Karar, İtalya’da yargılanan Kongo uyruklu bir kadının davasında verildi.Salı günü açıklanan kararda, ABAD, yanında küçük yaştaki çocuklarıyla Avrupa Birliği ülkelerine yasa dışı yollardan giriş yapan bir ebeveynin bu eyleminin suç teşkil etmeyeceğine dikkat çekti. Mahkeme, ebeveynin çocuklarına yönelik kişisel sorumluluğu ve aile yaşamına saygı gibi temel hakların bu durumu farklı bir çerçevede değerlendirmeyi gerektirdiğini ifade etti.
Kararın gerekçesinde, "Ebeveynin, çocuğuna karşı üstlendiği yükümlülükler ve temel haklar göz önüne alındığında, bu eylem yasa dışı göçü teşvik etmek değil, ailevi sorumluluğun yerine getirilmesi anlamına gelir" denildi. Bu açıklamayı, AB Adalet Divanı Başkanı Koen Lenaerts yaptı.
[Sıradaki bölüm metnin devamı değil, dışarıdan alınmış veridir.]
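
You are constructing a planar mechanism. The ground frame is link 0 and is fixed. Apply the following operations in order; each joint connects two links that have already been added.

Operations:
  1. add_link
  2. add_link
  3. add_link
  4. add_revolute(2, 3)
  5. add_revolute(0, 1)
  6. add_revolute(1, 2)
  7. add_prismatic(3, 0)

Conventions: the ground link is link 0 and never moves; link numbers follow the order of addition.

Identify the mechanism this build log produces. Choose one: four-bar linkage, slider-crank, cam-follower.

links: 4 (incl. ground); joints: 3 revolute, 1 prismatic, 0 higher (cam) pair, forming one closed loop
4 links, 3 revolutes + 1 prismatic in one loop → slider-crank

slider-crank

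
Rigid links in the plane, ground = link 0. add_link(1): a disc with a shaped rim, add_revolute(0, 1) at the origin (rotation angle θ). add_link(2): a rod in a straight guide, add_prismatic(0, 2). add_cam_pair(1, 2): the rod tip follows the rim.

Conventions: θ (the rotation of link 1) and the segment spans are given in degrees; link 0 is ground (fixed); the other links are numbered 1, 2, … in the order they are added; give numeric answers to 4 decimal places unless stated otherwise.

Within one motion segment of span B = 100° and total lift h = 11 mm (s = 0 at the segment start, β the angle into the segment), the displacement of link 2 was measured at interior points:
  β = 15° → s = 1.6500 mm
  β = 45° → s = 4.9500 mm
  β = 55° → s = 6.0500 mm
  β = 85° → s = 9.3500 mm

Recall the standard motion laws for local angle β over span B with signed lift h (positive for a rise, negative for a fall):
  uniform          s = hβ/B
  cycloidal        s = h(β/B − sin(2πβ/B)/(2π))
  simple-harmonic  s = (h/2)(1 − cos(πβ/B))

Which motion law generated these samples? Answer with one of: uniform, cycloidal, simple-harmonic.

candidates at β/B = r: uniform s = h·r (linear in β); cycloidal s = h·(r − sin(2πr)/(2π)); simple-harmonic s = (h/2)(1 − cos(πr))
β=15°: printed 1.6500 | uniform 1.6500, cycloidal 0.2337, simple-harmonic 0.5995
β=45°: printed 4.9500 | uniform 4.9500, cycloidal 4.4090, simple-harmonic 4.6396
β=55°: printed 6.0500 | uniform 6.0500, cycloidal 6.5910, simple-harmonic 6.3604
β=85°: printed 9.3500 | uniform 9.3500, cycloidal 10.7663, simple-harmonic 10.4005
only one law matches every sample → uniform

uniform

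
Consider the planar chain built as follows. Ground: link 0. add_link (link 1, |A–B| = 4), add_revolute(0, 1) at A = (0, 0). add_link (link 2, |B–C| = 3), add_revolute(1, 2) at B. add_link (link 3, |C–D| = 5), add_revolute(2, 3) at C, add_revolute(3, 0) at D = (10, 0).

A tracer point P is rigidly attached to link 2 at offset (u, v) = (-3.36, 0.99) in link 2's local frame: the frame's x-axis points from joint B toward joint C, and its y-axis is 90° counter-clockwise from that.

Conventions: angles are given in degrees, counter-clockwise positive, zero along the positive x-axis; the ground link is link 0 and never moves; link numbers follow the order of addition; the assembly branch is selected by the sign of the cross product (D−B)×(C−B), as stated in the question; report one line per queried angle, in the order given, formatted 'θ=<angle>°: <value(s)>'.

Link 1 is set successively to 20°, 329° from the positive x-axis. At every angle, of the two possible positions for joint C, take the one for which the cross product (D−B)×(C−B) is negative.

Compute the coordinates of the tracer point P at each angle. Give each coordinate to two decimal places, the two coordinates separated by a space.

A=(0,0), D=(10.00,0)
θ=20°: B = A + 4.00·(cos20°, sin20°) = (3.7588, 1.3681)
θ=20°: |BD| = 6.3894
θ=20°: circle(B,3.00) ∩ circle(D,5.00): a=1.9426, h=2.2861
θ=20°:   candidates: C₊=(6.1458,3.1852) cross=14.607; C₋=(5.1669,-1.2809) cross=-14.607
θ=20°:   branch - wants cross < 0 → take C=(5.1669,-1.2809) (cross=-14.607)
θ=20°: ex = (C−B)/|BC| = (0.4694,-0.8830); ey = (0.8830,0.4694)
θ=20°: P = B + -3.36·ex + 0.99·ey = (3.0559,4.7996)
θ=329°: B = A + 4.00·(cos329°, sin329°) = (3.4287, -2.0602)
θ=329°: |BD| = 6.8867
θ=329°: circle(B,3.00) ∩ circle(D,5.00): a=2.2817, h=1.9478
θ=329°:   candidates: C₊=(5.0232,0.4810) cross=13.414; C₋=(6.1886,-3.2362) cross=-13.414
θ=329°:   branch - wants cross < 0 → take C=(6.1886,-3.2362) (cross=-13.414)
θ=329°: ex = (C−B)/|BC| = (0.9200,-0.3920); ey = (0.3920,0.9200)
θ=329°: P = B + -3.36·ex + 0.99·ey = (0.7257,0.1678)

θ=20°: 3.06 4.80
θ=329°: 0.73 0.17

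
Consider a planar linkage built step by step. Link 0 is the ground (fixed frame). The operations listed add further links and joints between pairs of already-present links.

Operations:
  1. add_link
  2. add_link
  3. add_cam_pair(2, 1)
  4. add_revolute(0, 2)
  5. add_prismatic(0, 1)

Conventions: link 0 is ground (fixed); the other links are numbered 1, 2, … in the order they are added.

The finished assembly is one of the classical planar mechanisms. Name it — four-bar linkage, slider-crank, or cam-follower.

links: 3 (incl. ground); joints: 1 revolute, 1 prismatic, 1 higher (cam) pair, forming one closed loop
3 links, revolute + prismatic + higher pair in one loop → cam-follower

cam-follower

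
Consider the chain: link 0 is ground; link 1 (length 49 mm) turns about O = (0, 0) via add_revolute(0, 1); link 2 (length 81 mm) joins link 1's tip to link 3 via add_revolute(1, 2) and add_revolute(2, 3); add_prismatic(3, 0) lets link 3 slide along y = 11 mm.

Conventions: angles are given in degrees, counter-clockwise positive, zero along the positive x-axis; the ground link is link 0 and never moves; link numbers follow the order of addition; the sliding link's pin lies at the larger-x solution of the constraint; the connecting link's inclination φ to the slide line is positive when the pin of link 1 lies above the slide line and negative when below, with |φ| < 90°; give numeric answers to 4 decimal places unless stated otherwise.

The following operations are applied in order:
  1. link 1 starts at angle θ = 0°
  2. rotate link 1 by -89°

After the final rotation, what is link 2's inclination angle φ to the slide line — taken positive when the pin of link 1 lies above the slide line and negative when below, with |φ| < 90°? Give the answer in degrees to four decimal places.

geometry: r = 49 mm, L = 81 mm, e = 11 mm; θ starts at 0°
rotate link 1 by -89°: θ ← 0° -89° = -89°
h = r sin θ − e = -48.992537 − 11 = -59.992537
sin φ = h / L = -59.992537 / 81 = -0.74064861
φ = arcsin(-0.74064861) = -47.786696°

-47.7867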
Dava konusu olayda, bir Kongo vatandaşı kadın, İtalya'nın Bologna kentindeki havaalanından iki küçük çocukla birlikte sahte pasaport kullanarak ülkeye giriş yaptı. Kadının yanında, kızının yanı sıra, annesi vefat etmiş olan yeğeni de bulunuyordu. Kadın, eski eşinden tehdit aldığı için Kongo'dan kaçtığını ve çocukların fiziksel sağlığından endişe duyduğu için onları yanına aldığını belirtti.
Bu olay sonrasında İtalya'da yasa dışı göçe yardım etmekle suçlanan kadın tutuklandı. Ancak davaya bakan Bologna Mahkemesi, olayın Avrupa Birliği Temel Haklar Şartı ile çelişip çelişmediğini ve 2002 yılında yürürlüğe giren yasa dışı göçü önleme direktifi kapsamında değerlendirilip değerlendirilemeyeceğini Avrupa Birliği Adalet Divanı’na sordu.
ABAD, verdiği kararda, söz konusu davranışın yasa dışı göçü kolaylaştırma anlamına gelmediğini, aksine ailenin bir arada kalmasını ve çocuğun bakımını hedefleyen insani bir sorumluluk olduğunu ifade etti. Mahkeme ayrıca, kadının uluslararası koruma başvurusunda bulunmuş olmasının, onun AB topraklarında yasa dışı olarak bulunmadığı anlamına geleceğini vurguladı.
Koen Lenaerts, davada ilk derece mahkemesi bir karar verene dek kadının bu nedenle yasa dışı sayılmayacağını da belirtti.
Bu önemli karar, aile bağları içinde gerçekleşen göç hareketlerinin cezalandırılmaması ve göçmen çocukların korunması yönünde Avrupa'daki yargı pratiğine yeni bir yön vermiş oldu.